SpriteFont (spritefont image, chars data) --> Can be packed as 2 resources of type RRES_IMAGE and RRES_FONT_INFO (baseSize, charsCount, reserved, reserved) - just int array with required font data (value, rectangle, offsets, xadvance), partCount is 2, same ID.

Well, it seemed simpler to me just setting a fixed InfoHeader size with a fixed number of parameters, even wasting some bytes (and have to say that I come from microcontrollers programming, where every bit counts!). I'll think a bit more about it...

Kelimion
Perhaps a good addition would be to have the final entry be an RRES_DIRECTORY, which allows you to identify the resources by a name or some other identifier, and which has an offset into the file for the resource in question.

The idea was to keep the resource ID as the unique identifier for every resource (or resource parts), in current implementation, when .rres is generated from files, a .h file is also generated containing a bunch of:

#define RRES_background_png 0x0204F75A

The .h file can be included in the project and just load every resource like:

RRESData data = LoadResource(resources.rres, RRES_background_png)

Exposing only the ID added an extra level of security over the assets (also resource crypto keys could own to program the same way...).
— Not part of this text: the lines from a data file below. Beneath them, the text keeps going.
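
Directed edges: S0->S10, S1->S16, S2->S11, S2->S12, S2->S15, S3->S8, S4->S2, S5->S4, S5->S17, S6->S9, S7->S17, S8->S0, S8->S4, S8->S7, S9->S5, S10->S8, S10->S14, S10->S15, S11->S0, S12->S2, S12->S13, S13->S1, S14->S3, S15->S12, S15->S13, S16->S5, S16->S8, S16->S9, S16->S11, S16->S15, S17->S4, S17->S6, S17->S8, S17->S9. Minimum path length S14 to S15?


BFS layer-by-layer from S14:
  dist 0: {S14}
  dist 1: {S3}
  dist 2: {S8}
  dist 3: {S0, S4, S7}
  dist 4: {S2, S10, S17}
  dist 5: {S6, S9, S11, S12, S15}
  -> S15 reached at distance 5
Shortest path length = 5

5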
That's how it works now but I liked the idea of the RRES_DIRECTORY to store that table data in the same rres, just in case.

I'll check the RIFF format and GOB, thanks for the link and the extensive review! :)
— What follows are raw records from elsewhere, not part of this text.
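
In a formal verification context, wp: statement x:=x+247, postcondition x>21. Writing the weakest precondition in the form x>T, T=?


Formula: wp(x:=E, P) = P[E/x] (substitute E for x in postcondition)
Step 1: Postcondition: x>21
Step 2: Substitute x+247 for x: x+247>21
Step 3: Solve for x: x > 21-247 = -226

-226


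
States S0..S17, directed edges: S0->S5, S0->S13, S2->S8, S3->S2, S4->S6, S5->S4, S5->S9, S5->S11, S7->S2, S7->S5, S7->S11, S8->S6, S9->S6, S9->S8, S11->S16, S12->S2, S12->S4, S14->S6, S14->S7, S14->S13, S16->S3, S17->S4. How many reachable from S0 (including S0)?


BFS from S0:
  layer 0: {S0}
  layer 1: {S5, S13}
  layer 2: {S4, S9, S11}
  layer 3: {S6, S8, S16}
  layer 4: {S3}
  layer 5: {S2}
Reachable set: {S0, S2, S3, S4, S5, S6, S8, S9, S11, S13, S16}
Count = 11

11


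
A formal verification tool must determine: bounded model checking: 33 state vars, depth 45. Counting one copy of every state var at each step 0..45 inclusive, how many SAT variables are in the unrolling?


BMC unrolls to depth k, creating one copy of each state var for steps 0..k.
Step count = 45 + 1 = 46 (steps 0 through 45)
Vars per step = 33
Total = 33 * 46 = 1518

1518


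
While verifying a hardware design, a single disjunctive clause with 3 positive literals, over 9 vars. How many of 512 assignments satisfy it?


Step 1: Total=2^9=512
Step 2: Unsat when all 3 false: 2^6=64
Step 3: Sat=512-64=448

448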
Edited by Ray on October 6, 2018, 8:22am

Jeroen van Rijn

#10296

January 9, 2017

raysan5
That's how it works now but I liked the idea of the RRES_DIRECTORY to store that table data in the same rres, just in case.

I'll check the RIFF format and GOB, thanks for the link and the extensive review! :)

No problem :)

What I like about the central directory is that you can more quickly jump to a specific resource within the pack without having to read each resource's info struct, determine its length and jump to the next one until you land on the resource you're interested in. Perhaps you do want to load all of them in some cases, but there will also be cases where you'd want to page them in.

Of course you might say that this .h file includes not only the ID but also the offset into the pack file (or just the offset for that matter, because your asset loader can then read its info struct), but then you'd need to recompile your program every time you want to ship a new version of your assets, which feels less than ideal.

There's a trade-off to be had there, for sure. If you wanted to make it less obvious what's in the pack even when you have this central directory, you could consider encrypting the identifiers as well, so this directory would have an 'encrypted' field just like the other resources.

Edited by Jeroen van Rijn on January 9, 2017, 12:24am

Ray

#13712

December 10, 2017

This weekend I've been working again on my custom rRES file format.

Last week Milan Nikolic (github: gen2brain), creator of raylib-go, just implemented initial design in Go and also created a command line tool.

Using the advise provided in this forum and carefully reviewing RIFF and ZIP file-formats, I improved my previous design:

Now every resource could be divided into several chunks (useful for resources like SpriteFonts or Meshes that consist of several sets of data), every chunk is defined by a chunkType, compressionType, cryptoType and could contain a variable number of parameters (4-byte each). Also added CRC32 support for every chunk.

Central Directory is also supported as an additional Resource type (that could be available or not).

As usual, I tried to keep it simple just adding the most relevant information... chunks support complicates a bit the design but makes it more versatile and customizable.

Any feedback is very welcomed! :)